Basically, we found that both sides of the self-control debate were right.
For a while, most people could focus on the boring bull's-eye. But they'd hit a fatigue point. After that, if subjects hung in there and still stuck with the task, they ended up exhausting their self-control "battery." We could see this by looking at how many impulse buys they made in the second half of the study. If they'd pushed past the fatigue threshold in the previous task, they showed less self-control and ended up making more impulsive purchases. This pattern was shown in both what they "bought" in our experiment and also in the brain: The prefrontal cortex showed patterns indicative of impulse-buying behavior.
On the other hand, subjects who eased off once they'd reached the fatigue threshold had a different experience. They remained in the "snowball" stage of self-control – they practiced the skill a bit, but didn't overdo it to the point of exhaustion. In the next task, their brains didn't exhibit the typical impulse-buying activity patterns. Exercising self-control on the bull's-eye task, but not overdoing it, led to more self-control in our second task. These subjects did better at controlling impulse purchases than the other group of subjects who didn't have the initial bull's-eye-watching session that turned out to rev up self-control.
Our study suggests that self-control has the qualities of both snowball and battery: Exhibiting self-control once makes it easier to do so again a short time later, but overdoing it initially makes us more likely to give up altogether.
How to make it past February 1
Our new understanding of self-control provides lessons for sticking with those New Year's resolutions.

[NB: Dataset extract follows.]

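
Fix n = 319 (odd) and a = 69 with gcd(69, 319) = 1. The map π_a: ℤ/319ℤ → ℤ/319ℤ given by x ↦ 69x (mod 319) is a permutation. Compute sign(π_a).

Trace 20: π^k(20) = [20, 104, 158, 56, 36, 251, 93] for k=0..6.
Cycle lengths of π_69 on ℤ/319ℤ: [140, 140, 28, 5, 5, 1]; 6 cycles in total.
319 − 6 = 313 transpositions; sign(π) = (−1)^313 = -1.

-1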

First, remember that slow and steady is best. If you want to get fit, start by walking around the block, not running five miles. Achieve enough to stay motivated, but don't overdo it to the point of frustration. Don't burn out your self-control battery.
Second, remember that small acts of self-control build over time. Instead of drastically cutting all carbs or sugar out of your diet, consider giving up just one piece of bread or one can of soda per day. Over time, consuming fewer calories per day will result in gradual weight loss.
And finally, realize that little acts of self-control in one area will improve your self-control in other areas. Getting traction with a healthier diet, for example, will increase your confidence and motivation to achieve another goal. As the self-control snowball gains some momentum, you'll get better and better at sticking to your objectives.
A more apt metaphor for our new understanding of self control is that it's like a muscle. You can overdo it and exhaust it if you overexert yourself beyond your capabilities. But with consistent training it can get stronger and stronger.